From such a state, we embark on an inner journey to correct our desire so that we enjoy not egoistically, i.e. for the sake of self-benefit alone, but for the benefit of others and the Creator, which is an opposite desire to ours—to give, love and positively connect.
This inversion of our intention is considered a correction of our nature, and it is described in the Torah as us exiting Egypt and entering the Land of Israel.
This correction of our ego from prioritizing self-benefit to prioritizing the benefit of others and nature describes the spiritual path we undergo until our final eternal and perfect state, called “the end of correction” (Heb. “Gmar Tikkun”).
At every stage of this spiritual path, we need to exit our ego called “Egypt,” and gradually start revealing the force of love and bestowal in nature called “the Creator.” Doing so leads us to great joy and a major surprise that the Creator prepared for us.

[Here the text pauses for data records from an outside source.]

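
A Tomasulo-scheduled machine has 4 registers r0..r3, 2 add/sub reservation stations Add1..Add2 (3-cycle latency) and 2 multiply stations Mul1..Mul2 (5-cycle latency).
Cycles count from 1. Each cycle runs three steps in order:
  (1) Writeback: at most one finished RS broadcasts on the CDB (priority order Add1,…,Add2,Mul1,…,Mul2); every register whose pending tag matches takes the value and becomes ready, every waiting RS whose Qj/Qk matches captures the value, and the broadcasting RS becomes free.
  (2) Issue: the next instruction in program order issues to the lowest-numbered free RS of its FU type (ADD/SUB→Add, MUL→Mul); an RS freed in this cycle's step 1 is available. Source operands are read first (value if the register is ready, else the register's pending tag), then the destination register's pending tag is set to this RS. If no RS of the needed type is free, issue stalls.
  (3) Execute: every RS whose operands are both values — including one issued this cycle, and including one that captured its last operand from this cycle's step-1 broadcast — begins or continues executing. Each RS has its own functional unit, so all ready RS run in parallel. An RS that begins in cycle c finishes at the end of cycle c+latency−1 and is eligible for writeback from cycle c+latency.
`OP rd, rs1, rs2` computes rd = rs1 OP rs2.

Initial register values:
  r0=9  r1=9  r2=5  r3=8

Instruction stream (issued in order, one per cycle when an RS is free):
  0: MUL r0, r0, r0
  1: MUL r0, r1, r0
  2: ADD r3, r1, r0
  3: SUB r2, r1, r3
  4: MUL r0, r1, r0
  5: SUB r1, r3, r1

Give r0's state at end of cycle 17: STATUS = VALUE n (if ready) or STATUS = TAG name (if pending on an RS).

c1: issue MUL r0<-Mul1 | r0:Mul1,r1:9,r2:5,r3:8
c2: issue MUL r0<-Mul2 | r0:Mul2,r1:9,r2:5,r3:8
c3: issue ADD r3<-Add1 | r0:Mul2,r1:9,r2:5,r3:Add1
c4: issue SUB r2<-Add2 | r0:Mul2,r1:9,r2:Add2,r3:Add1
c5: stall | r0:Mul2,r1:9,r2:Add2,r3:Add1
c6: CDB Mul1=81; issue MUL r0<-Mul1 | r0:Mul1,r1:9,r2:Add2,r3:Add1
c7: stall | r0:Mul1,r1:9,r2:Add2,r3:Add1
c8: stall | r0:Mul1,r1:9,r2:Add2,r3:Add1
c9: stall | r0:Mul1,r1:9,r2:Add2,r3:Add1
c10: stall | r0:Mul1,r1:9,r2:Add2,r3:Add1
c11: CDB Mul2=729; stall | r0:Mul1,r1:9,r2:Add2,r3:Add1
c12: stall | r0:Mul1,r1:9,r2:Add2,r3:Add1
c13: stall | r0:Mul1,r1:9,r2:Add2,r3:Add1
c14: CDB Add1=738; issue SUB r1<-Add1 | r0:Mul1,r1:Add1,r2:Add2,r3:738
c15: - | r0:Mul1,r1:Add1,r2:Add2,r3:738
c16: CDB Mul1=6561 | r0:6561,r1:Add1,r2:Add2,r3:738
c17: CDB Add1=729 | r0:6561,r1:729,r2:Add2,r3:738

STATUS = VALUE 6561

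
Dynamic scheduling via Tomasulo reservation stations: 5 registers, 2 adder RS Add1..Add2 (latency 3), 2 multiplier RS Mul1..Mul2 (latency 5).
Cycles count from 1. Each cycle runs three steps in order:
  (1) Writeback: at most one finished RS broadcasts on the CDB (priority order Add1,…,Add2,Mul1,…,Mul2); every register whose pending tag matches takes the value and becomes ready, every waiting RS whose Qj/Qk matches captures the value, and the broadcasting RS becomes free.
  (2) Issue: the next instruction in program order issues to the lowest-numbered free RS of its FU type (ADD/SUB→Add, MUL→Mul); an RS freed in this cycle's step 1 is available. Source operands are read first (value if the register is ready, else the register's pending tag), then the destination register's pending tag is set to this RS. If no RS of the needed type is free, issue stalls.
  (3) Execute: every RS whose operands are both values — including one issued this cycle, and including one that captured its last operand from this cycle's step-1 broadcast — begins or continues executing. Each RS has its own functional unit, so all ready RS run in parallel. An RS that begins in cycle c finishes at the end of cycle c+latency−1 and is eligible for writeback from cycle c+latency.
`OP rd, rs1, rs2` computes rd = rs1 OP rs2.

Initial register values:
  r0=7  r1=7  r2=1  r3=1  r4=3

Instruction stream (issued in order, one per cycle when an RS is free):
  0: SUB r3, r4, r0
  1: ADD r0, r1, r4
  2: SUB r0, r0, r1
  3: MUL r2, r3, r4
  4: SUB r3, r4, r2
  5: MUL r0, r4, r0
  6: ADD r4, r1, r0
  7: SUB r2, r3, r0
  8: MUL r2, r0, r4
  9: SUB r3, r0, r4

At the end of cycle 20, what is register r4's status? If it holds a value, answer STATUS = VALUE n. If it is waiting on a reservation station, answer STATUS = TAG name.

cycle 1: issue SUB r3<-Add1 // r0:7,r1:7,r2:1,r3:Add1,r4:3
cycle 2: issue ADD r0<-Add2 // r0:Add2,r1:7,r2:1,r3:Add1,r4:3
cycle 3: stall // r0:Add2,r1:7,r2:1,r3:Add1,r4:3
cycle 4: CDB Add1=-4; issue SUB r0<-Add1 // r0:Add1,r1:7,r2:1,r3:-4,r4:3
cycle 5: CDB Add2=10; issue MUL r2<-Mul1 // r0:Add1,r1:7,r2:Mul1,r3:-4,r4:3
cycle 6: issue SUB r3<-Add2 // r0:Add1,r1:7,r2:Mul1,r3:Add2,r4:3
cycle 7: issue MUL r0<-Mul2 // r0:Mul2,r1:7,r2:Mul1,r3:Add2,r4:3
cycle 8: CDB Add1=3; issue ADD r4<-Add1 // r0:Mul2,r1:7,r2:Mul1,r3:Add2,r4:Add1
cycle 9: stall // r0:Mul2,r1:7,r2:Mul1,r3:Add2,r4:Add1
cycle 10: CDB Mul1=-12; stall // r0:Mul2,r1:7,r2:-12,r3:Add2,r4:Add1
cycle 11: stall // r0:Mul2,r1:7,r2:-12,r3:Add2,r4:Add1
cycle 12: stall // r0:Mul2,r1:7,r2:-12,r3:Add2,r4:Add1
cycle 13: CDB Add2=15; issue SUB r2<-Add2 // r0:Mul2,r1:7,r2:Add2,r3:15,r4:Add1
cycle 14: CDB Mul2=9; issue MUL r2<-Mul1 // r0:9,r1:7,r2:Mul1,r3:15,r4:Add1
cycle 15: stall // r0:9,r1:7,r2:Mul1,r3:15,r4:Add1
cycle 16: stall // r0:9,r1:7,r2:Mul1,r3:15,r4:Add1
cycle 17: CDB Add1=16; issue SUB r3<-Add1 // r0:9,r1:7,r2:Mul1,r3:Add1,r4:16
cycle 18: CDB Add2=6 // r0:9,r1:7,r2:Mul1,r3:Add1,r4:16
cycle 19: - // r0:9,r1:7,r2:Mul1,r3:Add1,r4:16
cycle 20: CDB Add1=-7 // r0:9,r1:7,r2:Mul1,r3:-7,r4:16

STATUS = VALUE 16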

Therefore, our need to remember that we were slaves in Egypt means that we were in the desire to enjoy for ourselves alone, which completely controlled us, and that the Creator brought us out from our self-aimed desire. We needed to feel that we could not exit our egoistic desire other than by connecting to one another and reaching a sincere mutual request—a prayer—to exit our ego. We were then granted access to a new nature of love, giving and positive connection with others through which we discovered a harmonious, peaceful and joyous reality.
This feeling is very special because a part of it penetrates our desire to enjoy, and another part resists our desire. With this contrast inside, we can then scrutinize the forces that operate on our egoistic nature, whether and how much we can exit the control of those forces, and how the upper force—the Creator—grants us that special ability.